Ultimately the narrative of Specimen Days returns us to Camden and meditations on intellectual or literary predecessors and contemporaries—Thomas Carlyle, Elias Hicks, Emerson, Longfellow, Poe, Whittier, and Bryant. Whitman stresses particularly the old age and death of these men, in addition to their contributions to the tradition with which he identifies. In this way he incorporates himself into a cultural continuum and at the same time models his own pose for his declining years. Moreover, he once again places individual identity amidst the process of nature. He asks, for example, whether Thomas Carlyle (one of Whitman's early models) does not remain "an identity still," though chemically dissolved, "perhaps now wafted in space among those stellar systems, which, suggestive and limitless as they are, merely edge more limitless, far more suggestive systems?" (253). Such meditations are, in part, a means of bolstering the faith of the "good gray poet" in the integrity of his own identity and in its immortality. 

Specimen Days is, then, a new form of autobiography shaped in part by new challenges to the aging self brought on by rapid modernization and swift transformations of society that have characterized the industrializing and post-industrial period. For all its emphasis on memory and continuity, it is a peculiarly "modern" book. 

The key to this deceptively informal and colloquial text may lie in what recent students of aging have to say about the uses of reminiscence in modern societies. Reminiscences, unlike histories, convey a rich sense of individual lives as components of larger social and historical processes; they create a complex identification with the world held in common with others both alive and dead, a deep sense of interconnectedness with other forms of being. Reflecting on Specimen Days, one comes to see how such interconnectedness is less a natural given than a creative achievement of self-making and of human desire.  

Bibliography

Aarnes, William. "Withdrawal and Resumption: Whitman and Society in the Last Two Parts of Specimen Days." Studies in the American Renaissance. Ed. Joel Myerson. Boston: Twayne, 1982. 401-432. 

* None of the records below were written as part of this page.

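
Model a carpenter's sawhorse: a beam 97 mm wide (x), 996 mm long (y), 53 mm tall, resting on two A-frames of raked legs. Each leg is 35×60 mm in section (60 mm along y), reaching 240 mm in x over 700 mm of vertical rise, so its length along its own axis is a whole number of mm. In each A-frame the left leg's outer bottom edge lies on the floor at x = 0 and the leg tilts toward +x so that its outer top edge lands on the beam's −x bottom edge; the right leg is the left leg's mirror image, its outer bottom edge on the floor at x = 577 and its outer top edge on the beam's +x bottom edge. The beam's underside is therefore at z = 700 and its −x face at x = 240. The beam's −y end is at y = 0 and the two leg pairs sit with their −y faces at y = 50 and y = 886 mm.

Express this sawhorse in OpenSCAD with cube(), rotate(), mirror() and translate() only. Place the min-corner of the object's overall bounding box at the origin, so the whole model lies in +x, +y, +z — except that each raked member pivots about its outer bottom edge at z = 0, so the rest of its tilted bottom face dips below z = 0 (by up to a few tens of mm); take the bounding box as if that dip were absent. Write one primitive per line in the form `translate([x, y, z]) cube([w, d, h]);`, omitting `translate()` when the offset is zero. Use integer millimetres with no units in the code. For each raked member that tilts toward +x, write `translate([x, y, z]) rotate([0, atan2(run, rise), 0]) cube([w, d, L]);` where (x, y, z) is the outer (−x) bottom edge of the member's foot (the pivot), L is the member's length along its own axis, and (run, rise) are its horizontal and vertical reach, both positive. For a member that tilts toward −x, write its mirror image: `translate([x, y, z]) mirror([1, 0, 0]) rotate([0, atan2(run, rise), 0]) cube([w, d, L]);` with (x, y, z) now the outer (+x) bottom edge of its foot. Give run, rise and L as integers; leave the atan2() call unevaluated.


// leg length = √(240² + 700²) = 740
// right-leg outer foot x = 2·240 + 97 = 577
// beam min-corner = (240, 0, 700)
translate([240, 0, 700]) cube([97, 996, 53]);
translate([0, 50, 0]) rotate([0, atan2(240, 700), 0]) cube([35, 60, 740]);
translate([577, 50, 0]) mirror([1, 0, 0]) rotate([0, atan2(240, 700), 0]) cube([35, 60, 740]);
translate([0, 886, 0]) rotate([0, atan2(240, 700), 0]) cube([35, 60, 740]);
translate([577, 886, 0]) mirror([1, 0, 0]) rotate([0, atan2(240, 700), 0]) cube([35, 60, 740]);


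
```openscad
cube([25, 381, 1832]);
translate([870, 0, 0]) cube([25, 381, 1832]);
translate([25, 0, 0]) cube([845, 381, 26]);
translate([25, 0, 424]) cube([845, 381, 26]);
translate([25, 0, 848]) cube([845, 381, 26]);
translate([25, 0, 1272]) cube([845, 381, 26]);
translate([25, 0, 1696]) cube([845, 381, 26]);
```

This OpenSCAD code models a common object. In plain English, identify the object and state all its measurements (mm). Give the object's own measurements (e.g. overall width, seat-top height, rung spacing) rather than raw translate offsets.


An open bookshelf. Two side panels, each 25 mm thick, 381 mm deep and 1832 mm tall, stand 895 mm apart (outside-to-outside). Between them sit 5 shelves, each 26 mm thick and 381 mm deep, spanning the full gap between the sides. The bottom shelf rests on the floor (its underside at z = 0) and the clear gap between one shelf's top and the next shelf's underside is 398 mm.


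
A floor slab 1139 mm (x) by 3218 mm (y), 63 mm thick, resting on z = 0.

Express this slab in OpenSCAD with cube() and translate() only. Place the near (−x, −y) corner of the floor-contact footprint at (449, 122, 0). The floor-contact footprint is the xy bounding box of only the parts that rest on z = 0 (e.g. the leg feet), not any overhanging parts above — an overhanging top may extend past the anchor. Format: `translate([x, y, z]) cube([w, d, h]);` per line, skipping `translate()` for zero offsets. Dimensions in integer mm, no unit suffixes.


translate([449, 122, 0]) cube([1139, 3218, 63]);


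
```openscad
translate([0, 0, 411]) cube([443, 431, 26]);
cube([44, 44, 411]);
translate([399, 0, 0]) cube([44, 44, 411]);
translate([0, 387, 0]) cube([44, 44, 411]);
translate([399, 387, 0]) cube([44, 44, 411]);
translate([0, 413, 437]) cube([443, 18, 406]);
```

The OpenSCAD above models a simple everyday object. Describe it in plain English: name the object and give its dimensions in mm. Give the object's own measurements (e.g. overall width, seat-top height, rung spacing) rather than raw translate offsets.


A chair. The seat is a 443×431×26 mm slab with its top at z = 437 mm, on four 44×44 mm corner legs (flush with the seat edges, standing on z = 0). A flat backrest 18 mm thick, 406 mm tall, spans the full seat width and rises from the seat top along its +y edge, rear face flush with the rear of the seat.


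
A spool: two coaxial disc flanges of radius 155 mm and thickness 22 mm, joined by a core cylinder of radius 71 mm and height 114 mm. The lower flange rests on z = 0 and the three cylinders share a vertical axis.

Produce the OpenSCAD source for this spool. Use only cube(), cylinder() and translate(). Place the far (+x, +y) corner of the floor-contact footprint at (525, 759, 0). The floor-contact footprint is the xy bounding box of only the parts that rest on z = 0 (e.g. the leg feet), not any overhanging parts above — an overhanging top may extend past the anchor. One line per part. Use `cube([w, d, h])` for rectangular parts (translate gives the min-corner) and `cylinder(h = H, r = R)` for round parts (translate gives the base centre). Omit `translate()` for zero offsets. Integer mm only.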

Allen, Gay Wilson. The Solitary Singer: A Critical Biography of Walt Whitman. 1955. Rev. ed. 1967. Chicago: U of Chicago P, 1985. 

Erkkila, Betsy. Whitman the Political Poet. New York: Oxford UP, 1989. 

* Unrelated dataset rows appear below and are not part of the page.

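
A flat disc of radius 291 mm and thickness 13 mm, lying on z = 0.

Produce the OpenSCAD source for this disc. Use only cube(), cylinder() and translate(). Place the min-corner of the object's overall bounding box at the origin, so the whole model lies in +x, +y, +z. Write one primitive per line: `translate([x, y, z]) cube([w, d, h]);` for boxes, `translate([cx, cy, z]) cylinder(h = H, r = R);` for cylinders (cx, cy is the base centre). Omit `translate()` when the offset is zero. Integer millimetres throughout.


translate([291, 291, 0]) cylinder(h = 13, r = 291);


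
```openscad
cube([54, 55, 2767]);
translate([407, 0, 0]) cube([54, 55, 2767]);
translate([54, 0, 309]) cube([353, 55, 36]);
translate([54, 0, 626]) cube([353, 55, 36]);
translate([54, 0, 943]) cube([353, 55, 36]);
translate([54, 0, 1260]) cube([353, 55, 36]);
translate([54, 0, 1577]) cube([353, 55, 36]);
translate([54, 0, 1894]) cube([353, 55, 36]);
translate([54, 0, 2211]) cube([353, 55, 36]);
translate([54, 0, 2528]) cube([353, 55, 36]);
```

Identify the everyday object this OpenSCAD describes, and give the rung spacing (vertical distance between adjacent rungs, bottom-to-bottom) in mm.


A ladder. The rung spacing is 317 mm.

Two tall 54×55 posts with 8 short bars between them — a ladder. Adjacent rungs sit at z = 309 and z = 626, so the spacing is 626 − 309 = 317 mm.


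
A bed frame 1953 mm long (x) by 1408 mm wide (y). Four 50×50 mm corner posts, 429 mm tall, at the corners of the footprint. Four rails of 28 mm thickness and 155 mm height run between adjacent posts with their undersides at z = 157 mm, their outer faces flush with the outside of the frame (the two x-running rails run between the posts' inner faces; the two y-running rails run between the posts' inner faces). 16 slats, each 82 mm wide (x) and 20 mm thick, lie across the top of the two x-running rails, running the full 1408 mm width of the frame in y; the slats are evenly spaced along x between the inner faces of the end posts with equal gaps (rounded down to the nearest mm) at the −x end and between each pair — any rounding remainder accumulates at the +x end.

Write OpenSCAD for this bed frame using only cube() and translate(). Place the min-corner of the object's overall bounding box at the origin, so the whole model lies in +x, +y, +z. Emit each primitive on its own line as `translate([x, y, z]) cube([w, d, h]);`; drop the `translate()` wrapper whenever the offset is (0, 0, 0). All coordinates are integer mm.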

Hutchinson, George B. "Life Review and the Common World in Whitman's Specimen Days." South Atlantic Review 52 (1987): 3-23. 

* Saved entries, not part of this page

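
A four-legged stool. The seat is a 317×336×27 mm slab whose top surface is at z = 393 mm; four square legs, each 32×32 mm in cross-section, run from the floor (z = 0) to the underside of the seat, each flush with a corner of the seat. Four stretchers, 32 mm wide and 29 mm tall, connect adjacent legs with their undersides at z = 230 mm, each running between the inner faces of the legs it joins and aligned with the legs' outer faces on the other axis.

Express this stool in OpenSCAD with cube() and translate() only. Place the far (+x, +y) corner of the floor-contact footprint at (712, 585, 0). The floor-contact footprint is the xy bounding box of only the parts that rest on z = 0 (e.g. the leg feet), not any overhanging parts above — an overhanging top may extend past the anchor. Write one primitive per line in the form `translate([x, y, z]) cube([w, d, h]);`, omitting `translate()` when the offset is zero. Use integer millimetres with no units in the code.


translate([395, 249, 366]) cube([317, 336, 27]);
translate([395, 249, 0]) cube([32, 32, 366]);
translate([680, 249, 0]) cube([32, 32, 366]);
translate([395, 553, 0]) cube([32, 32, 366]);
translate([680, 553, 0]) cube([32, 32, 366]);
translate([427, 249, 230]) cube([253, 32, 29]);
translate([427, 553, 230]) cube([253, 32, 29]);
translate([395, 281, 230]) cube([32, 272, 29]);
translate([680, 281, 230]) cube([32, 272, 29]);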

Johnson, Linck C. "The Design of Walt Whitman's Specimen Days." Walt Whitman Review 21 (1975): 3-14. 

Kazin, Alfred. Introduction. Specimen Days. By Walt Whitman. Ed. Lance Hidy. Boston: Godine, 1971. xix-xxiv. 

Price, Kenneth M. "Whitman on Other Writers: Controlled 'Graciousness' in Specimen Days." Emerson Society Quarterly 26 (1980): 79-87. 

Whitman, Walt. Leaves of Grass: Comprehensive Reader's Edition. Ed. Harold W. Blodgett and Sculley Bradley. New York: New York UP, 1965.